The memo, as reported by CNBC, was addressed to employees in the finance department.
Porat explained that the tech sector is undergoing a significant shift towards AI. This shift offers Google the chance to develop more helpful products for billions of users and deliver faster solutions to its customers.
However, it also necessitates tough decisions about how and where the company operates to focus on areas of highest priority.
This restructuring is part of a broader strategy by Google to realign its workforce and resources as it ramps up investment in new technologies like AI, amidst a slowdown in advertising growth.
Google's CEO, Sundar Pichai, had previously informed employees in January that more job cuts were expected in 2024, although he did not specify which teams would be impacted.
The changes will affect finance teams both in the United States and internationally, including regions such as Asia-Pacific, Europe, the Middle East, and Africa.
Porat also mentioned that the company plans to establish “hubs” for more centralized operations in cities like Bengaluru (Bangalore), Mexico City, Dublin, Chicago, and Atlanta, while maintaining a significant presence in the San Francisco Bay Area.

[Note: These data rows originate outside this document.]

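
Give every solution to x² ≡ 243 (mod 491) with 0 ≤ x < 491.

35, 456

Since 491 ≡ 3 (mod 4), a square root of 243 is 243^((491+1)/4) = 243^123 mod 491.
Repeated squaring: 243^2≡129, 243^4≡438, 243^8≡354, 243^16≡111, 243^32≡46, 243^64≡152 (mod 491).
243^123 = 243^(64+32+16+8+2+1) ≡ 456 (mod 491).
Check: 456² = 207936 ≡ 243 (mod 491). The two roots are 35 and 456.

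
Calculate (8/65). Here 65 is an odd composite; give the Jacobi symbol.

1

Pull out 2^3: since 65 ≡ 1 (mod 8), (2/65) = +1, so (2/65)^3 = +1.
Reached (1/65) = 1. Collecting the sign flips along the way, the symbol is +1.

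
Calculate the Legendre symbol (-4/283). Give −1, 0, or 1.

-1

First reduce: -4 ≡ 279 (mod 283).
Reciprocity: 279 ≡ 3 and 283 ≡ 3 (mod 4), so (279/283) = −(283/279).
Reduce top mod 279: now compute (4/279).
Pull out 2^2: since 279 ≡ 7 (mod 8), (2/279) = +1, so (2/279)^2 = +1.
Reached (1/279) = 1. Collecting the sign flips along the way, the symbol is -1.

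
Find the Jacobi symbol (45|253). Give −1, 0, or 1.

Reciprocity: 45 ≡ 1 and 253 ≡ 1 (mod 4), so (45/253) = +(253/45).
Reduce top mod 45: now compute (28/45).
Pull out 2^2: since 45 ≡ 5 (mod 8), (2/45) = -1, so (2/45)^2 = +1.
Reciprocity: 7 ≡ 3 and 45 ≡ 1 (mod 4), so (7/45) = +(45/7).
Reduce top mod 7: now compute (3/7).
Reciprocity: 3 ≡ 3 and 7 ≡ 3 (mod 4), so (3/7) = −(7/3).
Reduce top mod 3: now compute (1/3).
Reached (1/3) = 1. Collecting the sign flips along the way, the symbol is -1.

-1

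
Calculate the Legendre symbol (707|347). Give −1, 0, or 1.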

Porat referred to these hubs as centers of “Fin’ooglers,” a term used for Google finance employees, aiming to foster vibrant cultures and efficient operations across global time zones.
In her memo, Porat expressed regret over the departures of colleagues due to the restructuring, acknowledging the difficulty of these changes. She reiterated that these adjustments were part of Google's responsible investment in its major priorities and the significant opportunities ahead.
A Google spokesperson elaborated to CNBC via email that the changes throughout the second half of 2023 and into 2024 are intended to enhance efficiency.
They aim to improve functionality, reduce organizational layers, and align resources with the company's most important product priorities.